Guido’s birth was registered on June 2, 1978, as Ignacio Hurban. He is a jazz pianist and director of a music school in Olavarría, in the province of Buenos Aires. He has kept a low profile this week since the announcement of his identity, reports said, telling friends he would be staying home from work.
The story rippled through Argentina’s political sphere, dredging up fierce emotions in a country still haunted by a brutal crackdown on dissidents that left as many as 30,000 people “disappeared” or dead.
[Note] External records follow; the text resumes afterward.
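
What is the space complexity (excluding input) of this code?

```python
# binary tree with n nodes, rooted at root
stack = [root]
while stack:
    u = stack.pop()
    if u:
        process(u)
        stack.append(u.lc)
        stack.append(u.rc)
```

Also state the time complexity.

Space complexity: O(n).
Auxiliary storage grows linearly with the input size n in the worst case.
Time complexity: O(n).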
The economy minister, Axel Kicillof, burst into tears during a radio interview on Tuesday after hearing the news.
President Cristina Fernández de Kirchner also wept upon learning about Guido Carlotto, she said. “Today Argentina is a little more just,” she wrote on Facebook.
A search completed
For Estela de Carlotto, now 83, a quest that has lasted 36 years is now over.
She received her first clue that she might have a grandchild in April 1978, when a woman approached her husband’s paint-store business and told her that she had been detained by the military alongside Laura, who was well into a pregnancy.
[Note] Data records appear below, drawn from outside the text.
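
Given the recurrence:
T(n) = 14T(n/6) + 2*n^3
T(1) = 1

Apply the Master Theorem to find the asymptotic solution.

a=14, b=6, f(n)=2*n^3. log_6(14) = 1.473 < 3. Case 3: T(n) = O(n^3).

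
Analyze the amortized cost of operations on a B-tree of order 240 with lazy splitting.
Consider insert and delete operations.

In a B-tree of order 240, a node splits when it has 240 keys. With lazy splitting, we use potential Phi = number of full nodes + number of near-empty nodes. Each split costs O(1) but reduces potential. Between splits, at least 120 insertions must occur in that node. Amortized structural cost is O(1) per operation, plus O(log_240 n) traversal.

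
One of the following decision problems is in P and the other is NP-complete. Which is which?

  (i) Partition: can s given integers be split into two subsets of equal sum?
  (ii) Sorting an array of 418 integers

(i) is NP-complete: Subset Sum reduces to it (one of Karp's 21 NP-complete problems).
(ii) is P: merge sort runs in O(n log n).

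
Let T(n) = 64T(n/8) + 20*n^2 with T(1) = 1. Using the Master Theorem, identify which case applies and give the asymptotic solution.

a=64, b=8, f(n)=20*n^2.
log_8(64) = 2, so n^(log_b(a)) = n^2.
f(n) = Theta(n^2), so Case 2 applies.
T(n) = Theta(n^2 log n).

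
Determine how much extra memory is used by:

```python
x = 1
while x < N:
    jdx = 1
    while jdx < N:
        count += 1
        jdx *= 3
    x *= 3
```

Space complexity: O(1).
Only a constant amount of auxiliary storage is used; nothing grows with n.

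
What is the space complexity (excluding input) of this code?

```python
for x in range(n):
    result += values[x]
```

Space complexity: O(1).
Only a constant amount of auxiliary storage is used; nothing grows with n.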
On August 25, 1978, Estela received the body of her daughter, 58 days after Laura had given birth to Guido. Her face was disfigured by bullet wounds.
No one ever told Estela de Carlotto what had happened to her daughter. Later, she joined the Grandmothers of the Plaza de Mayo, a group that would become internationally known for holding weekly vigils in hopes of reuniting with missing loved ones. The grandmothers’ trademark became the white handkerchiefs they would tie as shawls over their heads.
Although it is not certain if the family that raised Guido Carlotto will face prosecution, there are precedents in which such families did face kidnapping charges for being linked directly to the dictatorship.
On Wednesday, Estela de Carlotto and a small group of relatives met her grandson Guido for the first time. It was a private meeting, but while saying goodbye, Guido Carlotto reportedly told Estela, “Chau, abu,” an affectionate term for “grandmother.”